5 Crucial Things To Consider Before Taking The Most Important Photos Of People's Lives

Taking pictures of a wedding is not like any other photoshoot you’ve done before.

These may be the most important images of your clients’ lives – and it’s not like you can rearrange the shoot if the first pictures don’t turn out good. So make sure you’ve thought of every possible detail before accepting the job. You should ask yourself at least these 5 questions.

What exactly am I getting myself into?

The scope of a wedding photography shoot goes way beyond the ceremony and reception. You must spend time communicating and likely meeting with the couple to go over such important details as the timeline and their expectations for the pictures. You will need to spend time visiting the venues to scout locations in advance and to visualize the images you can create there. And plan to spend extra time the day before the ceremony checking and double-checking your gear to make sure everything is ready to go and nothing is forgotten.

The big time-suck to consider, however, is the editing process. You will likely shoot hundreds, if not thousands, of photos over the course of a wedding, and it’s easy to underestimate just how much time it takes to cull and edit that mass of images. You will spend far more time looking at and editing the photos than you spent taking them.

Are my skills ready for this?

This should be the most obvious one, but it can also be the most challenging to face. You may know your camera like the back of your hand, but there are a variety of other skills required to pull off a wedding. A large part of the day centers around figuring out logistics, scheduling, and a million other things that have nothing to do with f-stops or shutter speeds.

You also have to account for the pressure that you’ll be under on the wedding day. If you have never tested your photography skills in a tense situation, it’s worth starting a little smaller and working your way up. You don’t want to freeze in front of a bridal party that’s eager to get to cocktail hour.

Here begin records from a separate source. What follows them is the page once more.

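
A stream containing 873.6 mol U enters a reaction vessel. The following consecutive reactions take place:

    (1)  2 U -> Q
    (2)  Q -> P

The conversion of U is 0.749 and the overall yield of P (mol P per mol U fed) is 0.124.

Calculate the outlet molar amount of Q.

219 mol

Conversion of U: U consumed = 2ξ₁ = 0.749 × 873.6 → ξ₁ = 327.2 mol.
Yield of P: 1ξ₂ / 873.6 = 0.124 → ξ₂ = 108.3 mol.
Outlet amounts (n = n₀ + Σ ν·ξ):
  U: 873.6 − 2(327.2) = 219.3
  Q: 0 + 1(327.2) − 1(108.3) = 218.8
  P: 0 + 1(108.3) = 108.3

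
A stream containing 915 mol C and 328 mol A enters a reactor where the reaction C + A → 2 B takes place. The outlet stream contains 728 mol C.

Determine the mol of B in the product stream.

For C: n = n₀ − 1ξ → 728 = 915 − 1ξ, giving ξ = 187 mol.
Outlet amounts (n = n₀ + ν ξ):
  C: 915 − 1(187) = 728
  A: 328 − 1(187) = 141
  B: 0 + 2(187) = 374

374 mol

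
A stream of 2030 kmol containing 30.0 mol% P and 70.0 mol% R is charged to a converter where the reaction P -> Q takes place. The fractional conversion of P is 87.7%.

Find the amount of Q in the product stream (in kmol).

P reacted = 0.877 × 609 = 534.1 kmol; ν_P = −1, so ξ = 534.1/1 = 534.1 kmol.
Outlet amounts (n = n₀ + ν ξ):
  P: 609 − 1(534.1) = 74.91
  Q: 0 + 1(534.1) = 534.1
  R: 1421 (inert)

534 kmol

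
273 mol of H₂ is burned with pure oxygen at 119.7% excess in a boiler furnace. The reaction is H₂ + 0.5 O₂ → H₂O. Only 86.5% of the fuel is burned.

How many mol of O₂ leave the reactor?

Stoichiometric O₂ = 0.5 × 273 = 136.5 mol; O₂ fed = 136.5 × 2.197 = 299.9 mol.
Fuel reacted = 0.865 × 273 → ξ = 236.1 mol.
Outlet (n = n₀ + ν ξ):
  H₂: 273 − 1(236.1) = 36.85
  O₂: 299.9 − 0.5(236.1) = 181.8
  H₂O: 0 + 1(236.1) = 236.1

182 mol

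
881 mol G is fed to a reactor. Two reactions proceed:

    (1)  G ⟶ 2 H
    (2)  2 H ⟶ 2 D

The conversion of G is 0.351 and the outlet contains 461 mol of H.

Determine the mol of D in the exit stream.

Conversion of G: G consumed = 1ξ₁ = 0.351 × 881 → ξ₁ = 309.2 mol.
H balance: n_H = 0 + 2ξ₁ − 2ξ₂ = 461 → ξ₂ = (2·309.2 − 461)/2 = 78.73 mol.
Outlet amounts (n = n₀ + Σ ν·ξ):
  G: 881 − 1(309.2) = 571.8
  H: 0 + 2(309.2) − 2(78.73) = 461
  D: 0 + 2(78.73) = 157.5

157 mol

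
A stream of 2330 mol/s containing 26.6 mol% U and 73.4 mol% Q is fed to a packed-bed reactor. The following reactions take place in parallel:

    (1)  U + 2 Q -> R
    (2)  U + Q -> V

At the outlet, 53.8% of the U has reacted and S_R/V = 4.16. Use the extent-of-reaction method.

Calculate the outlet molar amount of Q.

Conversion of U: U consumed = 0.538 × 619.8 = 333.4 mol/s = 1ξ₁ + 1ξ₂.
Selectivity: 1ξ₁ / (1ξ₂) = 4.16 → ξ₁ = 4.16 ξ₂.
Substitute: (1·4.16 + 1) ξ₂ = 333.4 → ξ₂ = 64.62 mol/s, ξ₁ = 268.8 mol/s.
Outlet amounts (n = n₀ + Σ ν·ξ):
  U: 619.8 − 1(268.8) − 1(64.62) = 286.3
  Q: 1710 − 2(268.8) − 1(64.62) = 1108
  R: 0 + 1(268.8) = 268.8
  V: 0 + 1(64.62) = 64.62

1110 mol/s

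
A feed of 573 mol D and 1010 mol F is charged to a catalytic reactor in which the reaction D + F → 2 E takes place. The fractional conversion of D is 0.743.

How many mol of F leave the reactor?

D reacted = 0.743 × 573 = 425.7 mol; ν_D = −1, so ξ = 425.7/1 = 425.7 mol.
Outlet amounts (n = n₀ + ν ξ):
  D: 573 − 1(425.7) = 147.3
  F: 1010 − 1(425.7) = 584.3
  E: 0 + 2(425.7) = 851.5

584 mol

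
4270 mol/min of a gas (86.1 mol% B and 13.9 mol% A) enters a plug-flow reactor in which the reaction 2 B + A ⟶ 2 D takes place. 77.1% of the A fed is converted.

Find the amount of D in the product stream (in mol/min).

915 mol/min

A reacted = 0.771 × 593.5 = 457.6 mol/min; ν_A = −1, so ξ = 457.6/1 = 457.6 mol/min.
Outlet amounts (n = n₀ + ν ξ):
  B: 3676 − 2(457.6) = 2761
  A: 593.5 − 1(457.6) = 135.9
  D: 0 + 2(457.6) = 915.2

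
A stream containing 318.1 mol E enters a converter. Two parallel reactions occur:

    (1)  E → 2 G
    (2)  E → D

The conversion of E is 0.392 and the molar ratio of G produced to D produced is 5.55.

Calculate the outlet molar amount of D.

33 mol

Conversion of E: E consumed = 0.392 × 318.1 = 124.7 mol = 1ξ₁ + 1ξ₂.
Selectivity: 2ξ₁ / (1ξ₂) = 5.55 → ξ₁ = 2.775 ξ₂.
Substitute: (1·2.775 + 1) ξ₂ = 124.7 → ξ₂ = 33.03 mol, ξ₁ = 91.66 mol.
Outlet amounts (n = n₀ + Σ ν·ξ):
  E: 318.1 − 1(91.66) − 1(33.03) = 193.4
  G: 0 + 2(91.66) = 183.3
  D: 0 + 1(33.03) = 33.03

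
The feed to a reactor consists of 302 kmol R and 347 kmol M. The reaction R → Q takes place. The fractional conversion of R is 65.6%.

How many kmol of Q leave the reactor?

R reacted = 0.656 × 302 = 198.1 kmol; ν_R = −1, so ξ = 198.1/1 = 198.1 kmol.
Outlet amounts (n = n₀ + ν ξ):
  R: 302 − 1(198.1) = 103.9
  Q: 0 + 1(198.1) = 198.1
  M: 347 (inert)

198 kmol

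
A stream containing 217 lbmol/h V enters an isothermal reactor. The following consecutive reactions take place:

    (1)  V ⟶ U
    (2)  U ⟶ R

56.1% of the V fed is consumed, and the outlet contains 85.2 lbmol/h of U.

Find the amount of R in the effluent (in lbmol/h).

36.5 lbmol/h

Conversion of V: V consumed = 1ξ₁ = 0.561 × 217 → ξ₁ = 121.7 lbmol/h.
U balance: n_U = 0 + 1ξ₁ − 1ξ₂ = 85.2 → ξ₂ = (1·121.7 − 85.2)/1 = 36.54 lbmol/h.
Outlet amounts (n = n₀ + Σ ν·ξ):
  V: 217 − 1(121.7) = 95.26
  U: 0 + 1(121.7) − 1(36.54) = 85.2
  R: 0 + 1(36.54) = 36.54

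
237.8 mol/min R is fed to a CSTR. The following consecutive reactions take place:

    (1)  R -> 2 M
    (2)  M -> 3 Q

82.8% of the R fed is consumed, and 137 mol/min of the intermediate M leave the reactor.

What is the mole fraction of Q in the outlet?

Conversion of R: R consumed = 1ξ₁ = 0.828 × 237.8 → ξ₁ = 196.9 mol/min.
M balance: n_M = 0 + 2ξ₁ − 1ξ₂ = 137 → ξ₂ = (2·196.9 − 137)/1 = 256.8 mol/min.
Outlet amounts (n = n₀ + Σ ν·ξ):
  R: 237.8 − 1(196.9) = 40.9
  M: 0 + 2(196.9) − 1(256.8) = 137
  Q: 0 + 3(256.8) = 770.4
Total out = 948.3 mol/min; y_Q = 770.4 / 948.3 = 0.8124.

0.812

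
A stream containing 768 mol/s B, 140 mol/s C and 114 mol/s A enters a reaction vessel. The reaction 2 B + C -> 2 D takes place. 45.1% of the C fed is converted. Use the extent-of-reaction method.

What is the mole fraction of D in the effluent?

C reacted = 0.451 × 140 = 63.14 mol/s; ν_C = −1, so ξ = 63.14/1 = 63.14 mol/s.
Outlet amounts (n = n₀ + ν ξ):
  B: 768 − 2(63.14) = 641.7
  C: 140 − 1(63.14) = 76.86
  D: 0 + 2(63.14) = 126.3
  A: 114 (inert)
Total out = 958.9 mol/s; y_D = 126.3 / 958.9 = 0.1317.

0.132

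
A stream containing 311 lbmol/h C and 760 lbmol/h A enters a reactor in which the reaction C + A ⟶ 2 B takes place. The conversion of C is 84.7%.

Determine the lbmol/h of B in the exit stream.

C reacted = 0.847 × 311 = 263.4 lbmol/h; ν_C = −1, so ξ = 263.4/1 = 263.4 lbmol/h.
Outlet amounts (n = n₀ + ν ξ):
  C: 311 − 1(263.4) = 47.58
  A: 760 − 1(263.4) = 496.6
  B: 0 + 2(263.4) = 526.8

527 lbmol/h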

Is my gear ready for this?

You know the well-worn trope that it’s the painter and not the brush that makes a masterpiece. But if the painter shows up with a plastic-barrel 50mm f/1.8 paintbrush that breaks midway through the process, then we have a problem. Cameras break. Lenses break. Memory cards fail. Flashes die.

If you have something that you really rely on for a shoot, you’re going to want to make sure you have a backup for it in case something goes wrong. Buying backup gear isn’t exciting, but it is essential if you want to take this seriously.

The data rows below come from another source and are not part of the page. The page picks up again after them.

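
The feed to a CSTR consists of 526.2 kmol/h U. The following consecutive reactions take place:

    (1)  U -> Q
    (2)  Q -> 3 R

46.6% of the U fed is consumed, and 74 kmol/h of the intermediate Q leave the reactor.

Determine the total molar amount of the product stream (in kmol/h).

Conversion of U: U consumed = 1ξ₁ = 0.466 × 526.2 → ξ₁ = 245.2 kmol/h.
Q balance: n_Q = 0 + 1ξ₁ − 1ξ₂ = 74 → ξ₂ = (1·245.2 − 74)/1 = 171.2 kmol/h.
Outlet amounts (n = n₀ + Σ ν·ξ):
  U: 526.2 − 1(245.2) = 281
  Q: 0 + 1(245.2) − 1(171.2) = 74
  R: 0 + 3(171.2) = 513.6
Total out = 281 + 74 + 513.6 = 868.6 kmol/h.

869 kmol/h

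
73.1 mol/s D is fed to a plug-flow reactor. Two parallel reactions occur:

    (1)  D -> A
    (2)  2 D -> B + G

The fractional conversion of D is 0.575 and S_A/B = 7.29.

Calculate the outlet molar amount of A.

33 mol/s

Conversion of D: D consumed = 0.575 × 73.1 = 42.03 mol/s = 1ξ₁ + 2ξ₂.
Selectivity: 1ξ₁ / (1ξ₂) = 7.29 → ξ₁ = 7.29 ξ₂.
Substitute: (1·7.29 + 2) ξ₂ = 42.03 → ξ₂ = 4.524 mol/s, ξ₁ = 32.98 mol/s.
Outlet amounts (n = n₀ + Σ ν·ξ):
  D: 73.1 − 1(32.98) − 2(4.524) = 31.07
  A: 0 + 1(32.98) = 32.98
  B: 0 + 1(4.524) = 4.524
  G: 0 + 1(4.524) = 4.524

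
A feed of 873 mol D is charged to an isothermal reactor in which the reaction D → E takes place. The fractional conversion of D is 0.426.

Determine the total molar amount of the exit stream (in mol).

873 mol

D reacted = 0.426 × 873 = 371.9 mol; ν_D = −1, so ξ = 371.9/1 = 371.9 mol.
Outlet amounts (n = n₀ + ν ξ):
  D: 873 − 1(371.9) = 501.1
  E: 0 + 1(371.9) = 371.9
Total out = 501.1 + 371.9 = 873 mol.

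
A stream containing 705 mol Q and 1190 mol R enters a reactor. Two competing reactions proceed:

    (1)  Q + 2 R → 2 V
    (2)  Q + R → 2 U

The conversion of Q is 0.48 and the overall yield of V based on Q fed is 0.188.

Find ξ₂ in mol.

ξ₂ = 272 mol

Yield of V: 2ξ₁ / 705 = 0.188 → ξ₁ = 66.27 mol.
Conversion of Q: 1ξ₁ + 1ξ₂ = 0.48 × 705 = 338.4 → ξ₂ = 272.1 mol.
Outlet amounts (n = n₀ + Σ ν·ξ):
  Q: 705 − 1(66.27) − 1(272.1) = 366.6
  R: 1190 − 2(66.27) − 1(272.1) = 785.3
  V: 0 + 2(66.27) = 132.5
  U: 0 + 2(272.1) = 544.3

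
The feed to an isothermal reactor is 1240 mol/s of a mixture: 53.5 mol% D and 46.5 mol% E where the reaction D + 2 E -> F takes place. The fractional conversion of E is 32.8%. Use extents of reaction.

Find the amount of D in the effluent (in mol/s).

569 mol/s

E reacted = 0.328 × 576.6 = 189.1 mol/s; ν_E = −2, so ξ = 189.1/2 = 94.56 mol/s.
Outlet amounts (n = n₀ + ν ξ):
  D: 663.4 − 1(94.56) = 568.8
  E: 576.6 − 2(94.56) = 387.5
  F: 0 + 1(94.56) = 94.56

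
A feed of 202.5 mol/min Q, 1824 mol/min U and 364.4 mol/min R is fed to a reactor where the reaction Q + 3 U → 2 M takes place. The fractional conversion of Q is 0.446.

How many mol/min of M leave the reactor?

Q reacted = 0.446 × 202.5 = 90.31 mol/min; ν_Q = −1, so ξ = 90.31/1 = 90.31 mol/min.
Outlet amounts (n = n₀ + ν ξ):
  Q: 202.5 − 1(90.31) = 112.2
  U: 1824 − 3(90.31) = 1553
  M: 0 + 2(90.31) = 180.6
  R: 364.4 (inert)

181 mol/min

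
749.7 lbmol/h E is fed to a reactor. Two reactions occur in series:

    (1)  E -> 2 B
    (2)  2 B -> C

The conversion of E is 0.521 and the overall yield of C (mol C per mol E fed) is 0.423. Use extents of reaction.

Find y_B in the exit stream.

0.179

Conversion of E: E consumed = 1ξ₁ = 0.521 × 749.7 → ξ₁ = 390.6 lbmol/h.
Yield of C: 1ξ₂ / 749.7 = 0.423 → ξ₂ = 317.1 lbmol/h.
Outlet amounts (n = n₀ + Σ ν·ξ):
  E: 749.7 − 1(390.6) = 359.1
  B: 0 + 2(390.6) − 2(317.1) = 146.9
  C: 0 + 1(317.1) = 317.1
Total out = 823.2 lbmol/h; y_B = 146.9 / 823.2 = 0.1785.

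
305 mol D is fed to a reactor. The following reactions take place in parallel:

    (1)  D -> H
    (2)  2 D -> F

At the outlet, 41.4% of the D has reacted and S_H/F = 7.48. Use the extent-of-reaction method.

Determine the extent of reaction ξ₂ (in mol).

Conversion of D: D consumed = 0.414 × 305 = 126.3 mol = 1ξ₁ + 2ξ₂.
Selectivity: 1ξ₁ / (1ξ₂) = 7.48 → ξ₁ = 7.48 ξ₂.
Substitute: (1·7.48 + 2) ξ₂ = 126.3 → ξ₂ = 13.32 mol, ξ₁ = 99.63 mol.
Outlet amounts (n = n₀ + Σ ν·ξ):
  D: 305 − 1(99.63) − 2(13.32) = 178.7
  H: 0 + 1(99.63) = 99.63
  F: 0 + 1(13.32) = 13.32

ξ₂ = 13.3 mol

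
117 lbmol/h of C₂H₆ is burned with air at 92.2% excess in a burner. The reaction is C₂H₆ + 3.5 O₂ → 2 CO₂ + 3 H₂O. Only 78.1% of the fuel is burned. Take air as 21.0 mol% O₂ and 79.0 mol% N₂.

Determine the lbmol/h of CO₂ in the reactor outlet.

Stoichiometric O₂ = 3.5 × 117 = 409.5 lbmol/h; O₂ fed = 409.5 × 1.922 = 787.1 lbmol/h.
N₂ fed = 787.1 × 79/21 = 2961 lbmol/h.
Fuel reacted = 0.781 × 117 → ξ = 91.38 lbmol/h.
Outlet (n = n₀ + ν ξ):
  C₂H₆: 117 − 1(91.38) = 25.62
  O₂: 787.1 − 3.5(91.38) = 467.2
  N₂: 2961 (inert)
  CO₂: 0 + 2(91.38) = 182.8
  H₂O: 0 + 3(91.38) = 274.1

183 lbmol/h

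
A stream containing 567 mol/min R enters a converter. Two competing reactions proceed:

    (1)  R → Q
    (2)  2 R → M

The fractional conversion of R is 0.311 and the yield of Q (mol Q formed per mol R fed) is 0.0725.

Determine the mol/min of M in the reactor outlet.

Yield of Q: 1ξ₁ / 567 = 0.0725 → ξ₁ = 41.11 mol/min.
Conversion of R: 1ξ₁ + 2ξ₂ = 0.311 × 567 = 176.3 → ξ₂ = 67.61 mol/min.
Outlet amounts (n = n₀ + Σ ν·ξ):
  R: 567 − 1(41.11) − 2(67.61) = 390.7
  Q: 0 + 1(41.11) = 41.11
  M: 0 + 1(67.61) = 67.61

67.6 mol/min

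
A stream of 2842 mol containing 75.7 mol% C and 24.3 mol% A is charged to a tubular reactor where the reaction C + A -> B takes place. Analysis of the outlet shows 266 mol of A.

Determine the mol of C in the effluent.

For A: n = n₀ − 1ξ → 266 = 690.6 − 1ξ, giving ξ = 424.6 mol.
Outlet amounts (n = n₀ + ν ξ):
  C: 2151 − 1(424.6) = 1727
  A: 690.6 − 1(424.6) = 266
  B: 0 + 1(424.6) = 424.6

1730 mol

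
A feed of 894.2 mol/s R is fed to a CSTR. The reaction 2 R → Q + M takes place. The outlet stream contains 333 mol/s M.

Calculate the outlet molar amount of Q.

333 mol/s

For M: n = n₀ + 1ξ → 333 = 0 + 1ξ, giving ξ = 333 mol/s.
Outlet amounts (n = n₀ + ν ξ):
  R: 894.2 − 2(333) = 228.2
  Q: 0 + 1(333) = 333
  M: 0 + 1(333) = 333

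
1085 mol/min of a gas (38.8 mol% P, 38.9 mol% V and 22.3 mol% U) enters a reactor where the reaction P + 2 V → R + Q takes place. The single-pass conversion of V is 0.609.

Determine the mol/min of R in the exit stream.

V reacted = 0.609 × 422.1 = 257 mol/min; ν_V = −2, so ξ = 257/2 = 128.5 mol/min.
Outlet amounts (n = n₀ + ν ξ):
  P: 421 − 1(128.5) = 292.5
  V: 422.1 − 2(128.5) = 165
  R: 0 + 1(128.5) = 128.5
  Q: 0 + 1(128.5) = 128.5
  U: 242 (inert)

129 mol/min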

Renting gear is also an option, but it’s worth getting it early to become familiar with the stuff you rent. You don’t want to be learning how a specific camera or lens behaves when you’re in the middle of a crucial ceremony moment or you have an entire wedding party staring at you, eager to be done with portraits so they can go eat finger foods.

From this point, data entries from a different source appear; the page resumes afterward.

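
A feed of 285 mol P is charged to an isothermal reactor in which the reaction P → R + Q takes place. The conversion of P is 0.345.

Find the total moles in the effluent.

383 mol

P reacted = 0.345 × 285 = 98.32 mol; ν_P = −1, so ξ = 98.32/1 = 98.32 mol.
Outlet amounts (n = n₀ + ν ξ):
  P: 285 − 1(98.32) = 186.7
  R: 0 + 1(98.32) = 98.32
  Q: 0 + 1(98.32) = 98.32
Total out = 186.7 + 98.32 + 98.32 = 383.3 mol.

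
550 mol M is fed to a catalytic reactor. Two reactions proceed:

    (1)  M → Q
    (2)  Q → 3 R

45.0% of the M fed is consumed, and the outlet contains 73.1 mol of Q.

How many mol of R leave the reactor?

523 mol

Conversion of M: M consumed = 1ξ₁ = 0.45 × 550 → ξ₁ = 247.5 mol.
Q balance: n_Q = 0 + 1ξ₁ − 1ξ₂ = 73.1 → ξ₂ = (1·247.5 − 73.1)/1 = 174.4 mol.
Outlet amounts (n = n₀ + Σ ν·ξ):
  M: 550 − 1(247.5) = 302.5
  Q: 0 + 1(247.5) − 1(174.4) = 73.1
  R: 0 + 3(174.4) = 523.2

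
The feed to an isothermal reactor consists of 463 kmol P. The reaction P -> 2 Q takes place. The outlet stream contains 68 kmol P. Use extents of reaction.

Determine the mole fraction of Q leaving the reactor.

For P: n = n₀ − 1ξ → 68 = 463 − 1ξ, giving ξ = 395 kmol.
Outlet amounts (n = n₀ + ν ξ):
  P: 463 − 1(395) = 68
  Q: 0 + 2(395) = 790
Total out = 858 kmol; y_Q = 790 / 858 = 0.9207.

0.921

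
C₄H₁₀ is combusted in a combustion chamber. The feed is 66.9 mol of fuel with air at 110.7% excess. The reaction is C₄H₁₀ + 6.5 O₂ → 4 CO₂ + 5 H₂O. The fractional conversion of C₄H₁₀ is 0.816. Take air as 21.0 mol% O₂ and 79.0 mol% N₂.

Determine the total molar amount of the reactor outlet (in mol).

Stoichiometric O₂ = 6.5 × 66.9 = 434.9 mol; O₂ fed = 434.9 × 2.107 = 916.2 mol.
N₂ fed = 916.2 × 79/21 = 3447 mol.
Fuel reacted = 0.816 × 66.9 → ξ = 54.59 mol.
Outlet (n = n₀ + ν ξ):
  C₄H₁₀: 66.9 − 1(54.59) = 12.31
  O₂: 916.2 − 6.5(54.59) = 561.4
  N₂: 3447 (inert)
  CO₂: 0 + 4(54.59) = 218.4
  H₂O: 0 + 5(54.59) = 273
Total out = 12.31 + 561.4 + 3447 + 218.4 + 273 = 4512 mol.

4510 mol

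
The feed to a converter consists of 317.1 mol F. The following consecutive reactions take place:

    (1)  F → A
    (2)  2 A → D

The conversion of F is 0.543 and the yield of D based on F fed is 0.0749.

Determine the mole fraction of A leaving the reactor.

Conversion of F: F consumed = 1ξ₁ = 0.543 × 317.1 → ξ₁ = 172.2 mol.
Yield of D: 1ξ₂ / 317.1 = 0.0749 → ξ₂ = 23.75 mol.
Outlet amounts (n = n₀ + Σ ν·ξ):
  F: 317.1 − 1(172.2) = 144.9
  A: 0 + 1(172.2) − 2(23.75) = 124.7
  D: 0 + 1(23.75) = 23.75
Total out = 293.3 mol; y_A = 124.7 / 293.3 = 0.425.

0.425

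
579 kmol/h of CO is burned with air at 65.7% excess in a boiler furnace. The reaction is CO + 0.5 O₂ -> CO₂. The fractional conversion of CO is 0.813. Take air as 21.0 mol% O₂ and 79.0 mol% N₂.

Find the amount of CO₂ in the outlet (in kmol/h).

Stoichiometric O₂ = 0.5 × 579 = 289.5 kmol/h; O₂ fed = 289.5 × 1.657 = 479.7 kmol/h.
N₂ fed = 479.7 × 79/21 = 1805 kmol/h.
Fuel reacted = 0.813 × 579 → ξ = 470.7 kmol/h.
Outlet (n = n₀ + ν ξ):
  CO: 579 − 1(470.7) = 108.3
  O₂: 479.7 − 0.5(470.7) = 244.3
  N₂: 1805 (inert)
  CO₂: 0 + 1(470.7) = 470.7

471 kmol/h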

Am I on the same page with the couple creatively?

Wedding photography clients vary pretty widely when it comes to taste and aesthetic preference, so it’s important to understand their expectations well before the big day rolls around. For an experienced wedding photographer, the client can look at older work and get a feel for the style, but beginners don’t have that luxury. Communication is key, even before you sign the contract. If they’re expecting traditional, but you’re dead set on a photojournalistic style, it may be better to pass on taking the job, even if it means turning down a nice chunk of change.

What happens if I screw this up?

It’s always good to keep a positive mental attitude about a job, but that doesn’t mean you shouldn’t consider the consequences if something goes wrong. The contract should outline most of your contingencies, but that doesn’t account for things like personal relationships or professional reputation.

Everyone has to start somewhere, but if you really don’t feel like you’re ready for that start, it’s important to know that turning down a job is OK.